Ho bramato la rappresentazione per ogni aspetto della mia identità nella mia vita. È impossibile non sentire acutamente quelle possibilità perdute quando si scoprono le parole di Anne Frank per se stessa:

“Mi ricordo che una volta, quando andavo a letto con un’amica, avevo un forte desiderio di baciarla, e che l’ho fatto… Vado in estasi ogni volta che vedo la figura nuda di una donna, come Venere, per esempio… Se solo avessi una ragazza!”

La forza di quelle è così assoluta. Anne sapeva cosa voleva e non si vergognava di scriverlo. Quella forza e quella certezza avrebbero significato il mondo per me.

Ma una volta che lo shock iniziale e la tristezza sono svaniti, mi è rimasta una sensazione completamente diversa: l’esitazione. Gli individui queer spesso reagiscono con passione alla scoperta che anche i personaggi storici erano queer. Molti di questi individui sarebbero usciti allo scoperto se la società lo avesse permesso all’epoca.

Alcuni di questi individui, però, potrebbero non aver fatto coming out. Alcuni potrebbero aver considerato un’incredibile violazione della privacy discutere la loro sessualità e identità di genere in pubblico. E così mi sono trovata a chiedermi cosa conti di più per noi come comunità, il senso di rappresentazione o il rispetto della privacy di una persona deceduta. Le esigenze di chi contano qui?

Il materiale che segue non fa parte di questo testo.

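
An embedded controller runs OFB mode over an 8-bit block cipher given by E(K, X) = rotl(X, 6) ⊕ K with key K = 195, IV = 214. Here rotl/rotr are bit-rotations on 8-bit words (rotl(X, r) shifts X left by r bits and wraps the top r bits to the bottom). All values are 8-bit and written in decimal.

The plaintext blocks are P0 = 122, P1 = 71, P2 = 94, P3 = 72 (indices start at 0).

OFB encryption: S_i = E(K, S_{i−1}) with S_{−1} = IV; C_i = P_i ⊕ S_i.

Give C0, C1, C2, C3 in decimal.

C0: S = E(K, 214) = 118; 122 ⊕ 118 = 12.
C1: S = E(K, 118) = 94; 71 ⊕ 94 = 25.
C2: S = E(K, 94) = 84; 94 ⊕ 84 = 10.
C3: S = E(K, 84) = 214; 72 ⊕ 214 = 158.

C0 = 12, C1 = 25, C2 = 10, C3 = 158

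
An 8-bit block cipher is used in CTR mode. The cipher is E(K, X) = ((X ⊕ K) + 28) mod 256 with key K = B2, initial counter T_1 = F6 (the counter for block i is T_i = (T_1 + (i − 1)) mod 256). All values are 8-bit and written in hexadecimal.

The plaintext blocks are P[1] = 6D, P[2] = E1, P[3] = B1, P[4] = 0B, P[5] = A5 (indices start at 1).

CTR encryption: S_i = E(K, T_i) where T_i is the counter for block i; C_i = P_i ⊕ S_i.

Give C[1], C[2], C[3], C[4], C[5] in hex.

C[1] = 01, C[2] = 8C, C[3] = C3, C[4] = 78, C[5] = D5

C[1]: T = F6, S = E(K, T) = 6C; 6D ⊕ 6C = 01.
C[2]: T = F7, S = E(K, T) = 6D; E1 ⊕ 6D = 8C.
C[3]: T = F8, S = E(K, T) = 72; B1 ⊕ 72 = C3.
C[4]: T = F9, S = E(K, T) = 73; 0B ⊕ 73 = 78.
C[5]: T = FA, S = E(K, T) = 70; A5 ⊕ 70 = D5.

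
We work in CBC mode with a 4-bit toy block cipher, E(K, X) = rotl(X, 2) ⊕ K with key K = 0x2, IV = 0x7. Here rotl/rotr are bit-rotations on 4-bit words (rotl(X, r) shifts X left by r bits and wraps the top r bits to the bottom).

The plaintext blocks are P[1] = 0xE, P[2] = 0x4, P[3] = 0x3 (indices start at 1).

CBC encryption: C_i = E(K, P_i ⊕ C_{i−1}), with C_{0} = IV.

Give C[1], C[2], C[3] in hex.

C[1] = 0x4, C[2] = 0x2, C[3] = 0x6

C[1]: P[1] ⊕ 0x7 = 0x9; E(K, 0x9) = 0x4.
C[2]: P[2] ⊕ 0x4 = 0x0; E(K, 0x0) = 0x2.
C[3]: P[3] ⊕ 0x2 = 0x1; E(K, 0x1) = 0x6.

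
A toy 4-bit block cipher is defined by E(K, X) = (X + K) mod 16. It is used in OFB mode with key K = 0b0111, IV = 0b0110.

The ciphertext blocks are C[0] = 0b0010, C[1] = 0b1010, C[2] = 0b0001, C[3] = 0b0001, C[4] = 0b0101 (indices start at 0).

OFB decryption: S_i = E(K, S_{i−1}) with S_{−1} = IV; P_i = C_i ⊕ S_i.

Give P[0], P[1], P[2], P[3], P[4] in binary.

P[0]: S = E(K, 0b0110) = 0b1101; 0b0010 ⊕ 0b1101 = 0b1111.
P[1]: S = E(K, 0b1101) = 0b0100; 0b1010 ⊕ 0b0100 = 0b1110.
P[2]: S = E(K, 0b0100) = 0b1011; 0b0001 ⊕ 0b1011 = 0b1010.
P[3]: S = E(K, 0b1011) = 0b0010; 0b0001 ⊕ 0b0010 = 0b0011.
P[4]: S = E(K, 0b0010) = 0b1001; 0b0101 ⊕ 0b1001 = 0b1100.

P[0] = 0b1111, P[1] = 0b1110, P[2] = 0b1010, P[3] = 0b0011, P[4] = 0b1100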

Anne Frank era abbastanza chiara nel suo diario sul fatto di voler diventare un giorno un’autrice, ma questo non è il consenso a far pubblicare il suo diario. Non abbiamo idea di come si sarebbe sentita ad avere le sue emozioni e le sue esperienze pubblicate senza il suo consenso. Non c’è dubbio che il suo diario abbia avuto un impatto culturale tremendamente positivo, ma certamente non abbiamo diritto a questo impatto. Le parole di Anne sono solo sue, e nella sua morte non possiamo parlare per lei. Tutto quello che possiamo fare è prendere decisioni e capire che non ci sono risposte facili.

Se la pubblicazione del diario di Anne Frank è già problematica, quanto più lo sono le sue riflessioni personali sulla sua sessualità? A volte mi sembra un’incredibile violazione della privacy prendere le parole di una bambina sulla sua identità e usarle come ispirazione per me stesso. Questa ragazza è stata uccisa per quello che era. La sua identità era tutto ciò che aveva, e le è stata tolta. Non ho il diritto di prenderla di nuovo.

In definitiva, essere queer significa essere fedeli a se stessi, e Anne non ha mai avuto la possibilità di farlo. Invece, le sue parole formano un’impressione incompleta di un’identità che non ha mai avuto la possibilità di crescere. Dovremmo sentirci in conflitto per questo. L’eredità di Anne Frank, come tutte le figure storiche, è disordinata, e non ci sono risposte facili a queste emozioni contrastanti.

Forse questa confusione è ciò che dovremmo veramente abbracciare mentre onoriamo quello che sarebbe stato il suo 90° compleanno il 12 giugno. Ci ha lasciato ispirazione, sì, ma anche più domande che risposte. Che eredità perfetta per un aspirante autore, dopo tutto.